Isaeus. Forster, Edward Seymour, translator. Cambridge, MA: Harvard University Press; London: William Heinemann Ltd., 1927 (1962 printing).

Yet in all justice, just as the holder of a disputed piece of land must produce the mortgagee or vendor, or else prove that he has had it adjudicated to him by the court, so ought these men to set forth their titles in detail and claim to have the estate adjudicated to them, instead of ejecting my mother, the daughter of Aristarchus (I.), from her paternal inheritance before any suit has been heard.
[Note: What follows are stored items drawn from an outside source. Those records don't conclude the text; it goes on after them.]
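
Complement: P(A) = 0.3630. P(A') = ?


P(not A) = 1 - 0.3630 = 0.6370

P(not A) = 0.6370


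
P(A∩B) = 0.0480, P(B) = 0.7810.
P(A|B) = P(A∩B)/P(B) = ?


P(A|B) = 0.0480/0.7810 = 0.0615

P(A|B) = 0.0615


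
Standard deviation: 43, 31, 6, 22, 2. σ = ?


Mean = 20.8000
Variance = 234.1600
SD = sqrt(234.1600) = 15.3023

SD = 15.3023


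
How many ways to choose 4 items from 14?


C(14,4) = 14!/(4! × 10!)
= 87178291200/(24 × 3628800)
= 1001

C(14,4) = 1001


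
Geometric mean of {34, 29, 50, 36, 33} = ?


Product = 34 × 29 × 50 × 36 × 33 = 58568400
GM = 58568400^(1/5) = 35.7711

GM = 35.7711


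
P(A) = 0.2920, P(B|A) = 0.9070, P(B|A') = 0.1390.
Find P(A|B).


P(B) = P(B|A)*P(A) + P(B|A')*P(A')
= 0.9070*0.2920 + 0.1390*0.7080
= 0.264844 + 0.098412 = 0.363256
P(A|B) = 0.264844/0.363256 = 0.7291

P(A|B) = 0.7291


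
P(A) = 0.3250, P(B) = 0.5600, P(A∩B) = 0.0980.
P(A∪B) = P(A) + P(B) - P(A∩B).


P(A∪B) = 0.3250 + 0.5600 - 0.0980
= 0.8850 - 0.0980
= 0.7870

P(A∪B) = 0.7870


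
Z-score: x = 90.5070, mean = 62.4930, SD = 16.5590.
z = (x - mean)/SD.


z = (90.5070 - 62.4930)/16.5590
= 28.0140/16.5590
= 1.6918

z = 1.6918


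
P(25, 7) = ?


P(25,7) = 25!/18!
= 15511210043330985984000000/6402373705728000
= 2422728000

P(25,7) = 2422728000


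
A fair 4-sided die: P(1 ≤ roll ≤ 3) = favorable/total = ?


Favorable outcomes (1 ≤ roll ≤ 3): 3
Total outcomes = 4
P = 3/4 = 0.7500

P = 0.7500


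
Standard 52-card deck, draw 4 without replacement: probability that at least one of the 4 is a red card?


P(at least one) = 1 - P(none)
P(none) = (26/52) × (25/51) × (24/50) × (23/49) = 0.055222
P(at least one) = 1 - 0.055222 = 0.9448

P = 0.9448


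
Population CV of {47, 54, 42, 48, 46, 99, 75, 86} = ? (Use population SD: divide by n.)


Mean = 62.1250
SD = 20.1708
CV = (20.1708/62.1250)*100 = 32.4680%

CV = 32.4680%


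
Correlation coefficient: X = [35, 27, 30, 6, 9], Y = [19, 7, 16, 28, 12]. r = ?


Mean X = 21.4000, Mean Y = 16.4000
SD X = 11.672189, SD Y = 7.059745
Cov = -28.960000
r = -28.960000/(11.672189*7.059745) = -0.3514

r = -0.3514


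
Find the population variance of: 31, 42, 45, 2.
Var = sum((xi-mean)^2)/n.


Mean = 30.0000
Squared deviations: 1.0000, 144.0000, 225.0000, 784.0000
Sum = 1154.0000
Variance = 1154.0000/4 = 288.5000

Variance = 288.5000


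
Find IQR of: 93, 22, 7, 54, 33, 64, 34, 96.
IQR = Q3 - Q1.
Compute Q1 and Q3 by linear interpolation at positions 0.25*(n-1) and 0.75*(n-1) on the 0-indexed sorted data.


Sorted: 7, 22, 33, 34, 54, 64, 93, 96
Q1 (25th %ile) = 30.2500
Q3 (75th %ile) = 71.2500
IQR = 71.2500 - 30.2500 = 41.0000

IQR = 41.0000


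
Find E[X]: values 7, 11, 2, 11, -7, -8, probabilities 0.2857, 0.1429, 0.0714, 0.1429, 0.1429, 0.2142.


E[X] = 7*0.2857 + 11*0.1429 + 2*0.0714 + 11*0.1429 - 7*0.1429 - 8*0.2142
= 1.9999 + 1.5719 + 0.1428 + 1.5719 - 1.0003 - 1.7136
= 2.5726

E[X] = 2.5726


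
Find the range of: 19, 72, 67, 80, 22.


Max = 80, Min = 19
Range = 80 - 19 = 61

Range = 61


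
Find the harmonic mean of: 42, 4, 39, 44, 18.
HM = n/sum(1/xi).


Sum of reciprocals = 1/42 + 1/4 + 1/39 + 1/44 + 1/18 = 0.377733
HM = 5/0.377733 = 13.2368

HM = 13.2368


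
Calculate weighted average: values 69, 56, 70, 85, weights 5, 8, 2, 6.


Numerator = 69*5 + 56*8 + 70*2 + 85*6 = 1443
Denominator = 5 + 8 + 2 + 6 = 21
WM = 1443/21 = 68.7143

WM = 68.7143


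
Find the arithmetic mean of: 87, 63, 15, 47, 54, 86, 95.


Sum = 87 + 63 + 15 + 47 + 54 + 86 + 95 = 447
n = 7
Mean = 447/7 = 63.8571

Mean = 63.8571


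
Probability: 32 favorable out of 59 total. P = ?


P = 32/59 = 0.5424

P = 0.5424


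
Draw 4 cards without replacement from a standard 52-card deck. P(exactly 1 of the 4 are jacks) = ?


Hypergeometric: P(X=1) = C(4,1)·C(48,3) / C(52,4)
= 4 × 17296 / 270725
= 69184/270725 = 0.2556

P = 0.2556


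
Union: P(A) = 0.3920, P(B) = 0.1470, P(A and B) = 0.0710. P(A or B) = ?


P(A∪B) = 0.3920 + 0.1470 - 0.0710
= 0.5390 - 0.0710
= 0.4680

P(A∪B) = 0.4680


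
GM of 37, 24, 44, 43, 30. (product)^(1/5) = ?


Product = 37 × 24 × 44 × 43 × 30 = 50402880
GM = 50402880^(1/5) = 34.7129

GM = 34.7129


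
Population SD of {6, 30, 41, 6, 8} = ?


Mean = 18.2000
Variance = 212.1600
SD = sqrt(212.1600) = 14.5657

SD = 14.5657


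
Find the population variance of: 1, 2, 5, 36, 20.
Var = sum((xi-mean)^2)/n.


Mean = 12.8000
Squared deviations: 139.2400, 116.6400, 60.8400, 538.2400, 51.8400
Sum = 906.8000
Variance = 906.8000/5 = 181.3600

Variance = 181.3600


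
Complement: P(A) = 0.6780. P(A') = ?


P(not A) = 1 - 0.6780 = 0.3220

P(not A) = 0.3220


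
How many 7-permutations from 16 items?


P(16,7) = 16!/9!
= 20922789888000/362880
= 57657600

P(16,7) = 57657600


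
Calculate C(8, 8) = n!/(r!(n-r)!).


C(8,8) = 8!/(8! × 0!)
= 40320/(40320 × 1)
= 1

C(8,8) = 1


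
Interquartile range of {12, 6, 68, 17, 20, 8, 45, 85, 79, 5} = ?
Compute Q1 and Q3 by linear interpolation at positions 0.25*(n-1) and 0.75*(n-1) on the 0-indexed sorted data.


Sorted: 5, 6, 8, 12, 17, 20, 45, 68, 79, 85
Q1 (25th %ile) = 9.0000
Q3 (75th %ile) = 62.2500
IQR = 62.2500 - 9.0000 = 53.2500

IQR = 53.2500


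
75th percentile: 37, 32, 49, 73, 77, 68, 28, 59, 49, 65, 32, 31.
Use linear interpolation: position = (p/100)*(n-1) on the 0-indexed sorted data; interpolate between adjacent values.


Sorted: 28, 31, 32, 32, 37, 49, 49, 59, 65, 68, 73, 77
n = 12
Index = 75/100 * 11 = 8.2500
Lower = data[8] = 65, Upper = data[9] = 68
P75 = 65 + 0.2500*(3) = 65.7500

P75 = 65.7500


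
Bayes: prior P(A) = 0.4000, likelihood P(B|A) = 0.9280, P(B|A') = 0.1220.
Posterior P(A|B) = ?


P(B) = P(B|A)*P(A) + P(B|A')*P(A')
= 0.9280*0.4000 + 0.1220*0.6000
= 0.371200 + 0.073200 = 0.444400
P(A|B) = 0.371200/0.444400 = 0.8353

P(A|B) = 0.8353


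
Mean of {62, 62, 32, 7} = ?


Sum = 62 + 62 + 32 + 7 = 163
n = 4
Mean = 163/4 = 40.7500

Mean = 40.7500


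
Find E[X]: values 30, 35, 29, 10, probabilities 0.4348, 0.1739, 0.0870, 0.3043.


E[X] = 30*0.4348 + 35*0.1739 + 29*0.0870 + 10*0.3043
= 13.0440 + 6.0865 + 2.5230 + 3.0430
= 24.6965

E[X] = 24.6965


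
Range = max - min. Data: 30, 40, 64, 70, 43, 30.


Max = 70, Min = 30
Range = 70 - 30 = 40

Range = 40


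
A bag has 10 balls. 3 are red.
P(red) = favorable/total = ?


P = 3/10 = 0.3000

P = 0.3000


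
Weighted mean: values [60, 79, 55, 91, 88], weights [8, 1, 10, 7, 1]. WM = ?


Numerator = 60*8 + 79*1 + 55*10 + 91*7 + 88*1 = 1834
Denominator = 8 + 1 + 10 + 7 + 1 = 27
WM = 1834/27 = 67.9259

WM = 67.9259


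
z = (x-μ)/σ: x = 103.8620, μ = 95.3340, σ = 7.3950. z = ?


z = (103.8620 - 95.3340)/7.3950
= 8.5280/7.3950
= 1.1532

z = 1.1532


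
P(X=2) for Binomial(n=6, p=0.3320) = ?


C(6,2) = 15
p^2 = 0.110224
(1-p)^4 = 0.199116
P = 15 * 0.110224 * 0.199116 = 0.3292

P(X=2) = 0.3292


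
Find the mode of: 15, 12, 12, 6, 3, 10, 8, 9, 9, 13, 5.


Frequencies: 3:1, 5:1, 6:1, 8:1, 9:2, 10:1, 12:2, 13:1, 15:1
Max frequency = 2
Mode = 9, 12

Mode = 9, 12


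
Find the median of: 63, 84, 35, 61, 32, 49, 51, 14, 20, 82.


Sorted: 14, 20, 32, 35, 49, 51, 61, 63, 82, 84
n = 10 (even)
Middle values: 49 and 51
Median = (49+51)/2 = 50.0000

Median = 50.0000


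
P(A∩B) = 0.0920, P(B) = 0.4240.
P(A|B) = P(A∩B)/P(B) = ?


P(A|B) = 0.0920/0.4240 = 0.2170

P(A|B) = 0.2170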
But no doubt, gentlemen, it is not enough for Xenaenetus (II.) to have dissipated the fortune of Aristomenes in unnatural debauchery; he thinks that he ought to dispose of this estate also in like manner. I, on the other hand, gentlemen, though my means are slender, bestowed my sisters in marriage, giving them what dowry I could; and as one who leads an orderly life and performs the duties assigned to him and serves in the army, I demand not to be deprived of my mother's paternal estate.

I have proved to you that Cyronides, the father of my opponents, was adopted into another family and did not return to his father's house; that the father of Cyronides and of my mother left this estate to Demochares; that Demochares died in his minority, and that it was upon my mother that this estate then devolved.